Boeing recently gathered its engineers and designers to create an airplane bathroom that won't turn into a smelly, germ-filled nightmare. If you've been on long-haul flights before, you know what we're talking about. What they came up with is a restroom worthy of being pitted against fancy Japanese toilets, one that cleans itself after every visitor by killing 99.99 percent of germs with far UV light. By killing germs, the method also keeps the stall from smelling like a truck-stop urinal.
Far UV light is only harmful to microbes and is different from the type used in tanning salons. Still, the bathroom only activates its lights if sensors indicate that there's nobody inside. As soon as you close the door, the lights pulse and zap germs you might leave behind; the toilet cover even automatically pops up to ensure thorough cleaning. It only takes three seconds to finish the whole process.
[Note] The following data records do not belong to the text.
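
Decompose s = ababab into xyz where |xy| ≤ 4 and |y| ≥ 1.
x = 'a', y = 'ba', z = 'bab'

For s = ababab and p = 4, one valid decomposition is:
- x = 'a' (length 1)
- y = 'ba' (length 2)
- z = 'bab' (length 3)

Verification:
- xyz = 'a' + 'ba' + 'bab' = ababab ✓
- |xy| = 3 ≤ 4 ✓
- |y| = 2 > 0 ✓

All pumping lemma constraints are satisfied.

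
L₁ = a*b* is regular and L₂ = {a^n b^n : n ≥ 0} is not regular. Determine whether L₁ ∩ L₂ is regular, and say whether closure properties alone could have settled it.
No — L₁ ∩ L₂ is not regular.

Every string a^n b^n already lies in a*b*, so L₁ ∩ L₂ = {a^n b^n : n ≥ 0} = L₂ itself, which is the standard non-regular language (pump s = a^p b^p).

Note that the bare facts "L₁ regular, L₂ non-regular" do not settle the question by themselves: the closure of regular languages under ∪, ∩, complement and difference applies only when BOTH operands are regular. With a non-regular operand the result can come out regular or non-regular depending on the specific languages, so one has to work out L₁ ∩ L₂ for this particular pair, as above.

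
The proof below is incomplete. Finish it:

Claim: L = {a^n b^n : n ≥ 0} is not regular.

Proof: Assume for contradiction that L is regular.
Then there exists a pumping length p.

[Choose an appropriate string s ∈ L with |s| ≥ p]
s = a^p b^p

This string is in L (has equal a's and b's) and has length 2p ≥ p.
Any decomposition xyz with |xy| ≤ p means y consists only of a's,
so pumping will unbalance the counts.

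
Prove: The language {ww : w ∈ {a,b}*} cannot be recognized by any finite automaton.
Assume for contradiction that L is regular, and let p ≥ 1 be the pumping length given by the pumping lemma.
Choose s = a^p b a^p b. Then s ∈ L (take w = a^p b) and |s| = 2p + 2 ≥ p.
By the pumping lemma, s = xyz for some x, y, z with |xy| ≤ p, |y| ≥ 1, and xy^i z ∈ L for every i ≥ 0.
Since |xy| ≤ p and the first p symbols of s are all a's, y = a^k for some k with 1 ≤ k ≤ p.

Take i = 2: t = xy²z = a^(p + k) b a^p b.
Suppose t = uu for some string u. The string t contains exactly two b's and ends in b, so u contains exactly one b and ends in b; hence u = a^j b for some j, and uu = a^j b a^j b. Comparing with t = a^(p + k) b a^p b forces j = p + k (first block) and j = p (second block), which is impossible since k ≥ 1. So t ∉ L.

This contradicts the pumping lemma, which requires xy^i z ∈ L for all i ≥ 0.
Hence L = {ww : w ∈ {a,b}*} is not regular. ∎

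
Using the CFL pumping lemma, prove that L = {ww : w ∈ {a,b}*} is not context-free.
Assume for contradiction that L is context-free, and let p ≥ 1 be the pumping length given by the pumping lemma for CFLs.
Choose s = a^p b^p a^p b^p. Then s ∈ L (take w = a^p b^p) and |s| = 4p ≥ p.
By the CFL pumping lemma, s = uvxyz for some u, v, x, y, z with |vxy| ≤ p, |vy| ≥ 1, and uv^i xy^i z ∈ L for every i ≥ 0.

Write s as four blocks A₁ B₁ A₂ B₂ with A₁ = A₂ = a^p and B₁ = B₂ = b^p. Since |vxy| ≤ p, the window vxy lies inside at most two adjacent blocks. Take i = 0 and let t = uxz, so |t| = 4p − |vy| with 1 ≤ |vy| ≤ p. If |t| is odd, t ∉ L immediately, so assume |vy| is even (hence |vy| ≥ 2) and |t|/2 = 2p − |vy|/2, which satisfies p ≤ |t|/2 ≤ 2p − 1.

Case 1 (vxy inside A₁B₁): t = a^(p−j) b^(p−l) a^p b^p with j + l = |vy|. The second half of t has length < 2p, so it is a suffix of the trailing a^p b^p and ends in b; the first half is a^(p−j) b^(p−l) a^((j+l)/2), which ends in a because (j+l)/2 ≥ 1. The halves differ, so t ∉ L.

Case 2 (vxy inside B₁A₂, straddling the middle): t = a^p b^(p−j) a^(p−l) b^p with j + l = |vy|. If t = ww, then w is a prefix of t of length ≥ p, so w begins with a^p; and w is a suffix of t of length ≥ p, so w ends with b^p. That forces |w| ≥ 2p, contradicting |w| = |t|/2 ≤ 2p − 1. So t ∉ L.

Case 3 (vxy inside A₂B₂): t = a^p b^p a^(p−j) b^(p−l) with j + l = |vy|. The first half of t is a prefix of a^p b^p, so it begins with a; the second half is b^((j+l)/2) a^(p−j) b^(p−l), which begins with b. The halves differ, so t ∉ L.

In every case uv⁰xy⁰z = uxz ∉ L.

This contradicts the CFL pumping lemma, which requires uv^i xy^i z ∈ L for all i ≥ 0.
Hence L = {ww : w ∈ {a,b}*} is not context-free. ∎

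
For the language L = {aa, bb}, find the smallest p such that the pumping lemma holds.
p = 3

For a finite language L, the pumping lemma holds vacuously if p > max|s| for s ∈ L.

The longest string in L = {aa, bb} has length 2.
If p = 3, then no string s ∈ L has |s| ≥ p, so the condition is vacuously true.

The minimum pumping length is p = 3.

Why no smaller p works: for any p ≤ 2, the longest string s ∈ L has |s| = 2 ≥ p, so it would
have to be pumpable; but pumping up (i = 2, 3, ...) produces ever longer strings, which cannot all lie in the
finite language L. So the pumping property fails for every p ≤ 2.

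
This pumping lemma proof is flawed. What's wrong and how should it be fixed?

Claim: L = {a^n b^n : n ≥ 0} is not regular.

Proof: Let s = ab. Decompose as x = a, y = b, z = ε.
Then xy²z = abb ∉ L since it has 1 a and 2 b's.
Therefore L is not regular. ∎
Error: The string s = ab might be shorter than the pumping length p.

Correction: Choose s = a^p b^p to ensure |s| ≥ p. Also, the decomposition is wrong: with |xy| ≤ p, y cannot include b's when s starts with p a's.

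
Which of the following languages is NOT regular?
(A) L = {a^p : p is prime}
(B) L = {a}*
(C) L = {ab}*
(A) {a^p : p is prime}

(A) L = {a^p : p is prime} is NOT regular.

The pumping lemma can be used to prove this:
After pumping, the length becomes composite

The other languages are regular because they can be recognized by finite automata.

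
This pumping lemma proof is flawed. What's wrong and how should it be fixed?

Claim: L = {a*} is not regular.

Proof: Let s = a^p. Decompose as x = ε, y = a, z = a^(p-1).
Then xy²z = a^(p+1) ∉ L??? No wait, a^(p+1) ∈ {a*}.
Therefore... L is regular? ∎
Error: The proof attempts to show a*  is not regular, but a* IS regular!

Correction: a* is a regular language (recognized by a simple DFA with one accepting state and self-loop on 'a'). The pumping lemma can only prove non-regularity, not regularity. For regular languages, pumping always works.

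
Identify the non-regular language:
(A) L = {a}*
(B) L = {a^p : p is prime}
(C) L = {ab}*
(B) {a^p : p is prime}

(B) L = {a^p : p is prime} is NOT regular.

The pumping lemma can be used to prove this:
After pumping, the length becomes composite

The other languages are regular because they can be recognized by finite automata.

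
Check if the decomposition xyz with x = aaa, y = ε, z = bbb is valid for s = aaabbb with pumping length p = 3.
Violated: |y| > 0

The decomposition x = aaa, y = ε, z = bbb for s = aaabbb with p = 3
violates the constraint: |y| > 0

|y| = 0, but the pumping lemma requires |y| > 0 (y must be non-empty).

Pumping lemma constraints:
1. xyz = s (decomposition is valid)
2. |xy| ≤ p
3. |y| > 0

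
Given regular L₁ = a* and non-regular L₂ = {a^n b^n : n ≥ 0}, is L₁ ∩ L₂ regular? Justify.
Yes — L₁ ∩ L₂ is regular.

A string of a* contains no b's, and the only string of {a^n b^n} with no b's is ε (n = 0). So L₁ ∩ L₂ = {ε}, a finite language, which is regular.

Note that the bare facts "L₁ regular, L₂ non-regular" do not settle the question by themselves: the closure of regular languages under ∪, ∩, complement and difference applies only when BOTH operands are regular. With a non-regular operand the result can come out regular or non-regular depending on the specific languages, so one has to work out L₁ ∩ L₂ for this particular pair, as above.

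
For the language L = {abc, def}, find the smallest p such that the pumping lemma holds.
p = 4

For a finite language L, the pumping lemma holds vacuously if p > max|s| for s ∈ L.

The longest string in L = {abc, def} has length 3.
If p = 4, then no string s ∈ L has |s| ≥ p, so the condition is vacuously true.

The minimum pumping length is p = 4.

Why no smaller p works: for any p ≤ 3, the longest string s ∈ L has |s| = 3 ≥ p, so it would
have to be pumpable; but pumping up (i = 2, 3, ...) produces ever longer strings, which cannot all lie in the
finite language L. So the pumping property fails for every p ≤ 3.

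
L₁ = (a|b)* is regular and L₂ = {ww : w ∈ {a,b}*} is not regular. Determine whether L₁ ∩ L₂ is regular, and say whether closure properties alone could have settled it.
No — L₁ ∩ L₂ is not regular.

(a|b)* is all strings over {a,b}, so L₁ ∩ L₂ = {ww : w ∈ {a,b}*} = L₂ itself, which is not regular (pump s = a^p b a^p b).

Note that the bare facts "L₁ regular, L₂ non-regular" do not settle the question by themselves: the closure of regular languages under ∪, ∩, complement and difference applies only when BOTH operands are regular. With a non-regular operand the result can come out regular or non-regular depending on the specific languages, so one has to work out L₁ ∩ L₂ for this particular pair, as above.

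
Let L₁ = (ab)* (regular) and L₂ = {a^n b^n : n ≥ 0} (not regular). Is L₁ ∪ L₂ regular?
No — L₁ ∪ L₂ is not regular.

Let U = (ab)* ∪ {a^n b^n}. If U were regular, then U ∩ aa*bb* would be regular (closure under intersection with a regular language). But (ab)* ∩ aa*bb* = {ab} and {a^n b^n} ∩ aa*bb* = {a^n b^n : n ≥ 1}, so U ∩ aa*bb* = {a^n b^n : n ≥ 1}, which is not regular. Hence U is not regular.

Note that the bare facts "L₁ regular, L₂ non-regular" do not settle the question by themselves: the closure of regular languages under ∪, ∩, complement and difference applies only when BOTH operands are regular. With a non-regular operand the result can come out regular or non-regular depending on the specific languages, so one has to work out L₁ ∪ L₂ for this particular pair, as above.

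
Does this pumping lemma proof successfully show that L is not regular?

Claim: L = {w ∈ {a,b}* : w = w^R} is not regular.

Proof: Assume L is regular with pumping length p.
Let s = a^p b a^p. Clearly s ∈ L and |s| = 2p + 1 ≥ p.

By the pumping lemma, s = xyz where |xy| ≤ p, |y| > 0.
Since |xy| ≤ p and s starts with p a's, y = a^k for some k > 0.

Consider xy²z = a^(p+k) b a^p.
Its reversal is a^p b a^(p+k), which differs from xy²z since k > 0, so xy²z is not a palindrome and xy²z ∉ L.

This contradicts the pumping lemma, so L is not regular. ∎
The proof is correct.

This proof is valid because:
1. s = a^p b a^p is in L and is chosen in terms of p, so |s| ≥ p holds for every p
2. The decomposition analysis is correct: |xy| ≤ p forces y to lie inside the leading a's
3. The contradiction is valid: a^(p+k) b a^p has more a's before the b than after it, so it is not a palindrome
4. The conclusion follows logically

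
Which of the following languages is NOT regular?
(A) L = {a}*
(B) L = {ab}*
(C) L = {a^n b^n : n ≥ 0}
(C) {a^n b^n : n ≥ 0}

(C) L = {a^n b^n : n ≥ 0} is NOT regular.

The pumping lemma can be used to prove this:
After pumping, the number of a's and b's become unequal

The other languages are regular because they can be recognized by finite automata.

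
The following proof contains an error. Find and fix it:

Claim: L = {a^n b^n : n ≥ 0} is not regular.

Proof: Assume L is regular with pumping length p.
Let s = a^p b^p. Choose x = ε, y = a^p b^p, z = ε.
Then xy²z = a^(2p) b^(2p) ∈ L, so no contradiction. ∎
Error: The decomposition violates |xy| ≤ p. With y = a^p b^p, |xy| = |y| = 2p > p. (The proof also miscomputes xy²z, which would be a^p b^p a^p b^p rather than a^(2p) b^(2p), and it wrongly treats one harmless decomposition as settling the matter — the prover does not get to choose the decomposition.)

Correction: The pumping lemma requires |xy| ≤ p, and the argument must handle every decomposition satisfying |xy| ≤ p, |y| ≥ 1. Since s starts with p a's, any such y consists only of a's, say y = a^k with k ≥ 1. Then xy²z = a^(p+k) b^p has unequal numbers of a's and b's, so xy²z ∉ L — the required contradiction.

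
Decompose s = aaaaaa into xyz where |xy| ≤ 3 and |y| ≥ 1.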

Since that's probably not enough for the fastidiously clean, they also made almost every component inside hands-free. Want to lift the toilet cover and seat? Simply wave your hand over their sensors. The faucet, soap dispenser, hand dryer and even trash can cover all have sensors of their own. You still have to touch the door latch with the current concept, but the team's looking to turn it into a hands-free experience, as well. Plus, they're planning to add a vacuum vent system that can suck unfortunate accidents on the bathroom floor.
A toilet that cleans itself could help save airlines maintenance costs down the line. Besides, it could convince germaphobes bitten by the travel bug to finally take that trip to the other side of the planet. Then again, according to tests conducted in 2015, the dirtiest surface on a plane isn't anywhere in the bathroom -- it's actually the tray table.